Julian of Norwich was a female anchorite attached to a small church in Norwich, England, during the Middle Ages. She appears to have witnessed the horrors of the Black Plague firsthand, though it is unclear whether any of her relatives died. Her exact birth and death dates (or years) are unknown.
Why was she important?
She wrote a major theological work (the first book in English known to have been written by a woman) that is titled either Showings of a Divine Love (spelled Shewings, because, you know, Middle Ages), or Revelations of a Divine Love. Unsurprisingly given the title, the theme is God’s love. This was significant in her time because the Black Plague and the Peasant’s Revolt were taken by many as symbols of God’s wrath, something Julian contradicted. She received a vision while deathly ill, which revealed to her that God loves the world fundamentally. She wonders what this concept will mean for understanding the end of the world. Specifically, she is very concerned about the idea of hell. Although she is often called an early universalist, this is not present in the text of her work that explicitly. Instead she declares that at the end of the world “All shall be well. All shall be well. All must be and has been well.” This actually fits better in the medieval tradition of declaring that hell is, despite appearances to those in hell, the full measure of God’s love. While this seems odd, we might think of it as a child being kept from what they want, even though what they want will do serious harm to them. In a small way that child believes they are being deprived and “suffer” from it. If we amplify that on the infinite scale of God, we might have an idea of hell, at least as I take Julian of Norwich to mean it. Also, her declaration that “all must be and has been well” seems to indicate a belief that history will ultimately be shown to be positive. Not in the sense of a greater good accomplished by evil events, but in the sense that we will actually see how these things we thought were terrible are in actuality quite good, our perspective is merely limited. Of course, I may be speculating a bit much and possibly imposing my own views on her, because Julian of Norwich only has the one major work.

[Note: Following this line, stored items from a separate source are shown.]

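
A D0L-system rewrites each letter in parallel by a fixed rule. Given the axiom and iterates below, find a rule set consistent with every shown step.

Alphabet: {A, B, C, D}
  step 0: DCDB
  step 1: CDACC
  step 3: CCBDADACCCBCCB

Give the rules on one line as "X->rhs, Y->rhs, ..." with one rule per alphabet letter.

A->CB, B->C, C->DA, D->C

  step 0 ⇒ step 1: DCDB ⇒ C·DA·C·C
    B ↦ C
    C ↦ DA
    D ↦ C
    A ↦ CB  (constrained at step 1)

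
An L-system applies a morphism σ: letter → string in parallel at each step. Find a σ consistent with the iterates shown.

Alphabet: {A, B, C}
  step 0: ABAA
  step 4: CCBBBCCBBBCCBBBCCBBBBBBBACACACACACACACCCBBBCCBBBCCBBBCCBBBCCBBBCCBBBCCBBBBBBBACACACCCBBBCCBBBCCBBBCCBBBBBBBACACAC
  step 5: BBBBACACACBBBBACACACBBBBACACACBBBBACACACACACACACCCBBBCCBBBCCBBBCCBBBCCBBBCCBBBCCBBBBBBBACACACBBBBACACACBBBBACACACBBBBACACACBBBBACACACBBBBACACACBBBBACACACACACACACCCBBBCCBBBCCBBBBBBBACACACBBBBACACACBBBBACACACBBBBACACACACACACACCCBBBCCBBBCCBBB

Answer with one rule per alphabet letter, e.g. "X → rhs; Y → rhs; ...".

  step 4 ⇒ step 5: CCBBBCCBBBCCBBBCCBBBBBBBACACACACACACACCCBBBCCBBBCCBBBCCBBBCCBBBCCBBBCCBBBBBBBACACACCCBBBCCBBBCCBBBCCBBBBBBBACACAC ⇒ BB·BB·AC·AC·AC·BB·BB·AC·AC·AC·BB·BB·AC·AC·AC·BB·BB·AC·AC·AC·AC·AC·AC·AC·CCB·BB·CCB·BB·CCB·BB·CCB·BB·CCB·BB·CCB·BB·CCB·BB·BB·BB·AC·AC·AC·BB·BB·AC·AC·AC·BB·BB·AC·AC·AC·BB·BB·AC·AC·AC·BB·BB·AC·AC·AC·BB·BB·AC·AC·AC·BB·BB·AC·AC·AC·AC·AC·AC·AC·CCB·BB·CCB·BB·CCB·BB·BB·BB·AC·AC·AC·BB·BB·AC·AC·AC·BB·BB·AC·AC·AC·BB·BB·AC·AC·AC·AC·AC·AC·AC·CCB·BB·CCB·BB·CCB·BB
    A ↦ CCB
    B ↦ AC
    C ↦ BB

A->CCB, B->AC, C->BB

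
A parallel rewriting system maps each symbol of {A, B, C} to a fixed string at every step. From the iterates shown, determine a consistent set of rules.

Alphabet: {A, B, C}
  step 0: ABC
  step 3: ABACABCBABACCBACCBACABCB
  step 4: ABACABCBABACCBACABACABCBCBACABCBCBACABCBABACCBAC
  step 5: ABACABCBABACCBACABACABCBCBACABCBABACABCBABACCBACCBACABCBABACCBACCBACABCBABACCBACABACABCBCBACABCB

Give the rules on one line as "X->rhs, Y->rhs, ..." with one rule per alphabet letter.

  step 4 ⇒ step 5: ABACABCBABACCBACABACABCBCBACABCBCBACABCBABACCBAC ⇒ AB·AC·AB·CB·AB·AC·CB·AC·AB·AC·AB·CB·CB·AC·AB·CB·AB·AC·AB·CB·AB·AC·CB·AC·CB·AC·AB·CB·AB·AC·CB·AC·CB·AC·AB·CB·AB·AC·CB·AC·AB·AC·AB·CB·CB·AC·AB·CB
    A ↦ AB
    B ↦ AC
    C ↦ CB

A->AB, B->AC, C->CB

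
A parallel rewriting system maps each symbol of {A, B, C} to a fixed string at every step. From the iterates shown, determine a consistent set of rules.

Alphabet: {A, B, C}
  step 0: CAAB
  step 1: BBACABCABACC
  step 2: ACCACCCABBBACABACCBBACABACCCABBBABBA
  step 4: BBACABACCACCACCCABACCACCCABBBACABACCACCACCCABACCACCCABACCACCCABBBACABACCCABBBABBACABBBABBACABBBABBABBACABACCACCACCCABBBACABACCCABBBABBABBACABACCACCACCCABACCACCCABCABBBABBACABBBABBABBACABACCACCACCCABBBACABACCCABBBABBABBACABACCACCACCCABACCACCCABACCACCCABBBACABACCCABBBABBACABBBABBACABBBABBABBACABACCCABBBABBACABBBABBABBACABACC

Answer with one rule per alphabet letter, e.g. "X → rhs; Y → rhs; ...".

A->CAB, B->ACC, C->BBA

  step 1 ⇒ step 2: BBACABCABACC ⇒ ACC·ACC·CAB·BBA·CAB·ACC·BBA·CAB·ACC·CAB·BBA·BBA
    A ↦ CAB
    B ↦ ACC
    C ↦ BBA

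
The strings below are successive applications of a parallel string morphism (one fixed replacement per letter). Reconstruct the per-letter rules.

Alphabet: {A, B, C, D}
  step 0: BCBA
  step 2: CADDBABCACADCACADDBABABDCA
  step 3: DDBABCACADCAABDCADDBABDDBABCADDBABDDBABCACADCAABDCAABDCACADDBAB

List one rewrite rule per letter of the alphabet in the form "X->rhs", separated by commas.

  step 2 ⇒ step 3: CADDBABCACADCACADDBABABDCA ⇒ DDB·AB·CA·CA·DCA·AB·DCA·DDB·AB·DDB·AB·CA·DDB·AB·DDB·AB·CA·CA·DCA·AB·DCA·AB·DCA·CA·DDB·AB
    A ↦ AB
    B ↦ DCA
    C ↦ DDB
    D ↦ CA

A->AB, B->DCA, C->DDB, D->CA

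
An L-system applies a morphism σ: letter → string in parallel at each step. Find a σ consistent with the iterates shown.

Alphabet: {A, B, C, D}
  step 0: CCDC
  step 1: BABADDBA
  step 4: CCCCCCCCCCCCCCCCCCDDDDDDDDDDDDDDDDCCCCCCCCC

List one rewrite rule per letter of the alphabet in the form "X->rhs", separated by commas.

A->C, B->CC, C->BA, D->DD

  step 0 ⇒ step 1: CCDC ⇒ BA·BA·DD·BA
    C ↦ BA
    D ↦ DD
    A ↦ C  (constrained at step 1)
    B ↦ CC  (constrained at step 1)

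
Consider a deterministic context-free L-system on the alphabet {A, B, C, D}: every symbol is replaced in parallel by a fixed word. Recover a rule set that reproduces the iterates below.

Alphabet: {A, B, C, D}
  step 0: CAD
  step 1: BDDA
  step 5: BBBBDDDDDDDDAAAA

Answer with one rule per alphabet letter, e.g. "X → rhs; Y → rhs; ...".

A->DD, B->CC, C->B, D->A

  step 0 ⇒ step 1: CAD ⇒ B·DD·A
    A ↦ DD
    C ↦ B
    D ↦ A
    B ↦ CC  (constrained at step 1)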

Fun Fact: The major work (often referred to as simply The Showings or The Revelations) is actually two different accounts of the same vision. One, called The Short Version, was written almost immediately after Julian recovered from her illness. The other, called The Long Version, was written some 20-30 years later.
Where might I have heard of her?
Julian of Norwich has had a recent revival of interest in the last 20 or so years, likely related to her being one of the earliest English mystics, and the first known published woman author.